Philip: "You have stirred my dormant heterosexuality, spouse. Or perhaps it's just the fact that you -- Michelle Trachtenberg, who usually appears so very post-pubescent, and certainly not like a fourth grader playing dress-up -- are wearing a high school uniform, in which case I am a pervert. Let's pretend it's my birthday, or Christmas, and share a moderately vigorous sexual experience."
Georgina: "I am sexually dysfunctional for some reason, and cannot bear your touch. Why don't you go change our baby's diaper instead?"
Philip: "All women really are whores. That show Gossip Girl is so right."
Blair & Serena: "Oh, were you about to use our shared restroom while wearing a ridiculous nighttime costume? Have at it! Because I am angry!"
Dan: "Alessandra, our sexual relationship is about to be so mutually fulfilling. Now, tell me how best to destroy our friend Daniel Humphrey.

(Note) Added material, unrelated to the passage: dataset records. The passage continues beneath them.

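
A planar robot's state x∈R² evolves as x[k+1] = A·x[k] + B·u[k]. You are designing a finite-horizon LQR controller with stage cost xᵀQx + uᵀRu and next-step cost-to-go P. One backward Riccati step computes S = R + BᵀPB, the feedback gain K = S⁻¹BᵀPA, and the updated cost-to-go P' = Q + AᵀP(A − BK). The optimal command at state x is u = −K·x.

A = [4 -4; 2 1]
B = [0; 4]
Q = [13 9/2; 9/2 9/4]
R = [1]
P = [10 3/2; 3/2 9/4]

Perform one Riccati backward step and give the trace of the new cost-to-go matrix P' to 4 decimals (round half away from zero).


BᵀP = [6.0000 9.0000]
S = R + BᵀPB = [1] + [36.0000] = [37.0000]
BᵀPA = [42.0000 -15.0000]
K = S⁻¹·BᵀPA = [1.1351 -0.4054]
A−BK = [4.0000 -4.0000; -2.5405 2.6216]
AᵀP(A−BK) = [145.3243 -144.4730; -144.4730 144.1689]
P' = Q + AᵀP(A−BK) = [158.3243 -139.9730; -139.9730 146.4189]
tr(P') = 304.7432

304.7432


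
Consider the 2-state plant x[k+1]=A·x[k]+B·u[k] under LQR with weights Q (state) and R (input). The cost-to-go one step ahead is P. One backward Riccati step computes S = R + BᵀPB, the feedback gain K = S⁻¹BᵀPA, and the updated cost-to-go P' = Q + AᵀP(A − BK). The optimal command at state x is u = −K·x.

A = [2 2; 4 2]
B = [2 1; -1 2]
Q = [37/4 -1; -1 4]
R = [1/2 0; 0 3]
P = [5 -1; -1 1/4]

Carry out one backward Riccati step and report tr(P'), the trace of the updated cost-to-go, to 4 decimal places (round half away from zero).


14.8942

BᵀP = [11.0000 -2.2500; 3.0000 -0.5000]
S = R + BᵀPB = [1/2 0; 0 3] + [24.2500 6.5000; 6.5000 2.0000] = [24.7500 6.5000; 6.5000 5.0000]
BᵀPA = [13.0000 17.5000; 4.0000 5.0000]
K = S⁻¹·BᵀPA = [0.4785 0.6748; 0.1779 0.1227]
A−BK = [0.8650 0.5276; 4.1227 2.4294]
AᵀP(A−BK) = [1.0675 0.7362; 0.7362 0.5767]
P' = Q + AᵀP(A−BK) = [10.3175 -0.2638; -0.2638 4.5767]
tr(P') = 14.8942


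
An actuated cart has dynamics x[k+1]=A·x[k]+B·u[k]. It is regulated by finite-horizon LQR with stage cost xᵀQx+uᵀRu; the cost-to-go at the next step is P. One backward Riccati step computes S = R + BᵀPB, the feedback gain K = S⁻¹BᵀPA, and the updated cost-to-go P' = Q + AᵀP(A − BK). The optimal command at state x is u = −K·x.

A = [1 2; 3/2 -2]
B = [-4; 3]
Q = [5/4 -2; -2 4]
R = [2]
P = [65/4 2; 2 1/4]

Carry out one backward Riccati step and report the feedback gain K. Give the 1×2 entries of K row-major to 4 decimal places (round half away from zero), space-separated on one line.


BᵀP = [-59.0000 -7.2500]
S = R + BᵀPB = [2] + [214.2500] = [216.2500]
BᵀPA = [-69.8750 -103.5000]
K = S⁻¹·BᵀPA = [-0.3231 -0.4786]
A−BK = [-0.2925 0.0855; 2.4694 -0.5642]
AᵀP(A−BK) = [0.2344 0.3069; 0.3069 0.4636]
P' = Q + AᵀP(A−BK) = [1.4844 -1.6931; -1.6931 4.4636]
tr(P') = 5.9480

-0.3231 -0.4786


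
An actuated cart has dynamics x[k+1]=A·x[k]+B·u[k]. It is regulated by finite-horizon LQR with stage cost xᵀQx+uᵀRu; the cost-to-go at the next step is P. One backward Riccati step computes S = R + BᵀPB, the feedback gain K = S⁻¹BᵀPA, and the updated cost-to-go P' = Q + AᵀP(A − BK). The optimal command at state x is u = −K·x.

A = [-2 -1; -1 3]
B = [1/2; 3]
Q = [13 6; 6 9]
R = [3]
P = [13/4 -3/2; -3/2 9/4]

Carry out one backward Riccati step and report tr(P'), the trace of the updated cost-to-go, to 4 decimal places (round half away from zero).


BᵀP = [-2.8750 6.0000]
S = R + BᵀPB = [3] + [16.5625] = [19.5625]
BᵀPA = [-0.2500 20.8750]
K = S⁻¹·BᵀPA = [-0.0128 1.0671]
A−BK = [-1.9936 -1.5335; -0.9617 -0.2013]
AᵀP(A−BK) = [9.2468 7.5168; 7.5168 10.2244]
P' = Q + AᵀP(A−BK) = [22.2468 13.5168; 13.5168 19.2244]
tr(P') = 41.4712

41.4712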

Pay no attention to the hilariously sardonic way I talk."
Creeper: "I am either covering up Blair's face in this photo as I weep because I am in love with Louis, the secret Sabrina in this story that nobody ever knew about, or else I'm caressing her face while I weep because Creepy Obsessive Lesbian is the only cliché this show hasn't used more than three times already."

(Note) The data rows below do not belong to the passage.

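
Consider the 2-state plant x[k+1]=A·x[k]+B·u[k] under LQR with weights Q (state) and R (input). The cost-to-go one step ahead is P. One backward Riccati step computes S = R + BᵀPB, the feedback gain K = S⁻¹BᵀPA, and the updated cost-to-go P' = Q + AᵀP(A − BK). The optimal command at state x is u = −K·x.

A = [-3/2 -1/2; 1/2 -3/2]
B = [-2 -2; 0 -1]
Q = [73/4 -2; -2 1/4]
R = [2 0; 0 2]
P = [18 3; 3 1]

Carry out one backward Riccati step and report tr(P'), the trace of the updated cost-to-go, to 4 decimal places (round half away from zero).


BᵀP = [-36.0000 -6.0000; -39.0000 -7.0000]
S = R + BᵀPB = [2 0; 0 2] + [72.0000 78.0000; 78.0000 85.0000] = [74.0000 78.0000; 78.0000 87.0000]
BᵀPA = [51.0000 27.0000; 55.0000 30.0000]
K = S⁻¹·BᵀPA = [0.4153 0.0254; 0.2599 0.3220]
A−BK = [-0.1497 0.1949; 0.7599 -1.1780]
AᵀP(A−BK) = [0.7782 -0.2585; -0.2585 0.9025]
P' = Q + AᵀP(A−BK) = [19.0282 -2.2585; -2.2585 1.1525]
tr(P') = 20.1808

20.1808


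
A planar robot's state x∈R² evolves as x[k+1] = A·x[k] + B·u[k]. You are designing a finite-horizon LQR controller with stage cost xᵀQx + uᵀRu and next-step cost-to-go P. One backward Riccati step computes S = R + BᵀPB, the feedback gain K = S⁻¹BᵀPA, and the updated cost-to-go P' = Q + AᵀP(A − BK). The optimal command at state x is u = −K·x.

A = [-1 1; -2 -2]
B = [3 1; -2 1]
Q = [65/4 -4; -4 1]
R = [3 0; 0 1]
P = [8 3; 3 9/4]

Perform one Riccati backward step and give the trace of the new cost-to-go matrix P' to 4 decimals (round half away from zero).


20.6439

BᵀP = [18.0000 4.5000; 11.0000 5.2500]
S = R + BᵀPB = [3 0; 0 1] + [45.0000 22.5000; 22.5000 16.2500] = [48.0000 22.5000; 22.5000 17.2500]
BᵀPA = [-27.0000 9.0000; -21.5000 0.5000]
K = S⁻¹·BᵀPA = [0.0559 0.4476; -1.3193 -0.5548]
A−BK = [0.1515 0.2121; -0.5688 -0.5501]
AᵀP(A−BK) = [2.1445 1.1562; 1.1562 1.2494]
P' = Q + AᵀP(A−BK) = [18.3945 -2.8438; -2.8438 2.2494]
tr(P') = 20.6439


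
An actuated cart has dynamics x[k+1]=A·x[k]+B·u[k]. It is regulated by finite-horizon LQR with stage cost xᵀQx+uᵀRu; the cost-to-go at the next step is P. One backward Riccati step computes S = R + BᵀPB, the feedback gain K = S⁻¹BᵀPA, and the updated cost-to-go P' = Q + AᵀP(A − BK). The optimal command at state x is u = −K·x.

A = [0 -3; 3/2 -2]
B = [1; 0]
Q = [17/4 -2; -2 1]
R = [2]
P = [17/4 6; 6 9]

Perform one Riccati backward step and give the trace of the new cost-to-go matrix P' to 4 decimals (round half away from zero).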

Lola: "Dear Charlotte Rhodes aka Ivy Dickens aka the girl I'm about to snatch bald, let's be friends on Facebook!"
Is: Lola on meds, or was that something Aunt Carol invented out of whole cloth?

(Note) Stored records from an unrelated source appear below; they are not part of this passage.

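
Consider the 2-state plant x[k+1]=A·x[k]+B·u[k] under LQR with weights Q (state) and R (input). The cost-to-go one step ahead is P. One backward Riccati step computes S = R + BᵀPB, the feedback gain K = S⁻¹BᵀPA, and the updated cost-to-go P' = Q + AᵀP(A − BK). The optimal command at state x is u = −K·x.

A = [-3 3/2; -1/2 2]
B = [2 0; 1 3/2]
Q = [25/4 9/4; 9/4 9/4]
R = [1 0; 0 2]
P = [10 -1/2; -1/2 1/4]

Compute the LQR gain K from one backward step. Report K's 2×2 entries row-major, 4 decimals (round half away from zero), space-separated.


-1.4764 0.7118 0.1567 0.1661

BᵀP = [19.5000 -0.7500; -0.7500 0.3750]
S = R + BᵀPB = [1 0; 0 2] + [38.2500 -1.1250; -1.1250 0.5625] = [39.2500 -1.1250; -1.1250 2.5625]
BᵀPA = [-58.1250 27.7500; 2.0625 -0.3750]
K = S⁻¹·BᵀPA = [-1.4764 0.7118; 0.1567 0.1661]
A−BK = [-0.0472 0.0765; 0.7413 1.0390]
AᵀP(A−BK) = [2.4235 -0.8461; -0.8461 0.8107]
P' = Q + AᵀP(A−BK) = [8.6735 1.4039; 1.4039 3.0607]
tr(P') = 11.7343


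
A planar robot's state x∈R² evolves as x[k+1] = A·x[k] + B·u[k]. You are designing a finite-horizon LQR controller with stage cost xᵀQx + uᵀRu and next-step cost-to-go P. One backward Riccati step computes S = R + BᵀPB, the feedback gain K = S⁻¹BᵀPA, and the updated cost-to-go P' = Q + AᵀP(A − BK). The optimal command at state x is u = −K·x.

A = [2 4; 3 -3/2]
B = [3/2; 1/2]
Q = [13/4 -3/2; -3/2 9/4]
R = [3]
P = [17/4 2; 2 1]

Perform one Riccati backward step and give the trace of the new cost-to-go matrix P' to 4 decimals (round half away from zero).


BᵀP = [7.3750 3.5000]
S = R + BᵀPB = [3] + [12.8125] = [15.8125]
BᵀPA = [25.2500 24.2500]
K = S⁻¹·BᵀPA = [1.5968 1.5336]
A−BK = [-0.3953 1.6996; 2.2016 -2.2668]
AᵀP(A−BK) = [9.6798 8.7767; 8.7767 9.0603]
P' = Q + AᵀP(A−BK) = [12.9298 7.2767; 7.2767 11.3103]
tr(P') = 24.2401

24.2401


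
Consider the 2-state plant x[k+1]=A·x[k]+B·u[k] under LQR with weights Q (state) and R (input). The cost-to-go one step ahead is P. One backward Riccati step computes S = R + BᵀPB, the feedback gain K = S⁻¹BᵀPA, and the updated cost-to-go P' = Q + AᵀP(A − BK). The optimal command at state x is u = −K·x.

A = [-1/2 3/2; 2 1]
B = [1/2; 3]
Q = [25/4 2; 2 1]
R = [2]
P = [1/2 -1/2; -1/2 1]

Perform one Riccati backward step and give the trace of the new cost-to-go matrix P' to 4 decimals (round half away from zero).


BᵀP = [-1.2500 2.7500]
S = R + BᵀPB = [2] + [7.6250] = [9.6250]
BᵀPA = [6.1250 0.8750]
K = S⁻¹·BᵀPA = [0.6364 0.0909]
A−BK = [-0.8182 1.4545; 0.0909 0.7273]
AᵀP(A−BK) = [1.2273 -0.1818; -0.1818 0.5455]
P' = Q + AᵀP(A−BK) = [7.4773 1.8182; 1.8182 1.5455]
tr(P') = 9.0227

9.0227


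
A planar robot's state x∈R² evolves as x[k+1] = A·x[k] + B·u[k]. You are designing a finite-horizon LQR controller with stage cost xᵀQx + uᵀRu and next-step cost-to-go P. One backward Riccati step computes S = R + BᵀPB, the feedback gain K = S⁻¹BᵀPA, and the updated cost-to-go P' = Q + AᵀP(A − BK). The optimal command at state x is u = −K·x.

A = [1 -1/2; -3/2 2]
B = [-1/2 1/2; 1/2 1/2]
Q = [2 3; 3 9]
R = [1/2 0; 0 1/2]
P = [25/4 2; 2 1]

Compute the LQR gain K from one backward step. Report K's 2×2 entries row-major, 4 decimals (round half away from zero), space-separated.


-0.7976 0.5476 0.2500 0.5000

BᵀP = [-2.1250 -0.5000; 4.1250 1.5000]
S = R + BᵀPB = [1/2 0; 0 1/2] + [0.8125 -1.3125; -1.3125 2.8125] = [1.3125 -1.3125; -1.3125 3.3125]
BᵀPA = [-1.3750 0.0625; 1.8750 0.9375]
K = S⁻¹·BᵀPA = [-0.7976 0.5476; 0.2500 0.5000]
A−BK = [0.4762 -0.4762; -1.2262 1.4762]
AᵀP(A−BK) = [0.9345 -0.8095; -0.8095 1.0595]
P' = Q + AᵀP(A−BK) = [2.9345 2.1905; 2.1905 10.0595]
tr(P') = 12.9940


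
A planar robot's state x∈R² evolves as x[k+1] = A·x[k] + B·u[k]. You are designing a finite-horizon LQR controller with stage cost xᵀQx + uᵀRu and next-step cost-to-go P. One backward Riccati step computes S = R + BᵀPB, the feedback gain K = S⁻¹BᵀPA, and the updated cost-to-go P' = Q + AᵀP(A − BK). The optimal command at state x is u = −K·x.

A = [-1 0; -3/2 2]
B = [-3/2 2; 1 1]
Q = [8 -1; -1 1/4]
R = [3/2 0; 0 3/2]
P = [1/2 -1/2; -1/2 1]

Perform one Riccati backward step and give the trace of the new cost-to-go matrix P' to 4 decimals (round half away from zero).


10.4254

BᵀP = [-1.2500 1.7500; 0.5000 0.0000]
S = R + BᵀPB = [3/2 0; 0 3/2] + [3.6250 -0.7500; -0.7500 1.0000] = [5.1250 -0.7500; -0.7500 2.5000]
BᵀPA = [-1.3750 3.5000; -0.5000 0.0000]
K = S⁻¹·BᵀPA = [-0.3112 0.7143; -0.2934 0.2143]
A−BK = [-0.8801 0.6429; -0.8954 1.0714]
AᵀP(A−BK) = [0.6754 -0.9107; -0.9107 1.5000]
P' = Q + AᵀP(A−BK) = [8.6754 -1.9107; -1.9107 1.7500]
tr(P') = 10.4254


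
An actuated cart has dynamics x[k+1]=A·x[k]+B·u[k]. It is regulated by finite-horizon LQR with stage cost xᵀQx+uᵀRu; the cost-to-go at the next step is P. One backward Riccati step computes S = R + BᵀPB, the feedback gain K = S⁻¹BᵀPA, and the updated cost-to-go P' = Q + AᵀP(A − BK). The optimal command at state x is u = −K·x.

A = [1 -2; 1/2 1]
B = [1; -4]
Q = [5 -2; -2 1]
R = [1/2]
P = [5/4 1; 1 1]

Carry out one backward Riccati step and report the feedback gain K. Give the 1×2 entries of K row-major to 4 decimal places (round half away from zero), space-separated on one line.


BᵀP = [-2.7500 -3.0000]
S = R + BᵀPB = [1/2] + [9.2500] = [9.7500]
BᵀPA = [-4.2500 2.5000]
K = S⁻¹·BᵀPA = [-0.4359 0.2564]
A−BK = [1.4359 -2.2564; -1.2436 2.0256]
AᵀP(A−BK) = [0.6474 -0.9103; -0.9103 1.3590]
P' = Q + AᵀP(A−BK) = [5.6474 -2.9103; -2.9103 2.3590]
tr(P') = 8.0064

-0.4359 0.2564


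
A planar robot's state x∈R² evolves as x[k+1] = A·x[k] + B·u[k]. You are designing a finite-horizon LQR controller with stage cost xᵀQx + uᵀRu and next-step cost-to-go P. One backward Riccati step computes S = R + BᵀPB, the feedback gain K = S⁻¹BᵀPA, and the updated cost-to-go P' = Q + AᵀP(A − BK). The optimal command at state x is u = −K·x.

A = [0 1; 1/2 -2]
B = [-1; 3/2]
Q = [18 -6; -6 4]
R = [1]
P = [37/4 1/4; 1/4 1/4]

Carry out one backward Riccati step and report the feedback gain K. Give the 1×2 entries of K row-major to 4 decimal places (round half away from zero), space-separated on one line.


BᵀP = [-8.8750 0.1250]
S = R + BᵀPB = [1] + [9.0625] = [10.0625]
BᵀPA = [0.0625 -9.1250]
K = S⁻¹·BᵀPA = [0.0062 -0.9068]
A−BK = [0.0062 0.0932; 0.4907 -0.6398]
AᵀP(A−BK) = [0.0621 -0.0683; -0.0683 0.9752]
P' = Q + AᵀP(A−BK) = [18.0621 -6.0683; -6.0683 4.9752]
tr(P') = 23.0373

0.0062 -0.9068


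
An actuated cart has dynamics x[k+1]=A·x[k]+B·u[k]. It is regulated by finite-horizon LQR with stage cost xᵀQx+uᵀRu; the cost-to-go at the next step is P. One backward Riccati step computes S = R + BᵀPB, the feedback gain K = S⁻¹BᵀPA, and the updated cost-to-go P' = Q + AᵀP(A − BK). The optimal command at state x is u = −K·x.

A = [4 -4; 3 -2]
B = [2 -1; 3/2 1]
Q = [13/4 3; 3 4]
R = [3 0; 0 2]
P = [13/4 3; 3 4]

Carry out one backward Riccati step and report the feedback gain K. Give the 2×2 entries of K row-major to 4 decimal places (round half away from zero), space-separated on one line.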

If so: Will Lola ever go off those meds?
Could We: Possibly get two Charlie Interrupted stories out of this little scammeroonie?
And: Why doesn't Dan constantly tell the story about the time Ivy was all, "Call me Serena while you fuck me!"
And how come Ivy can't be that awesome all the time? That was one of the greatest non-Juliet moments this show ever had, but as with Georgie and a few other things I can think of -- Maureen "Manchurian Candidate" Vanderbilt, the underground collective of Ponzi-running supermodels, that insane psychologist that took Rufus's scarf and was dosing Lily with fake cancer, Damien Dalgaard going all Dennis Cooper Easton Ellis on little Eric -- the candle burned out long before the legend ever did.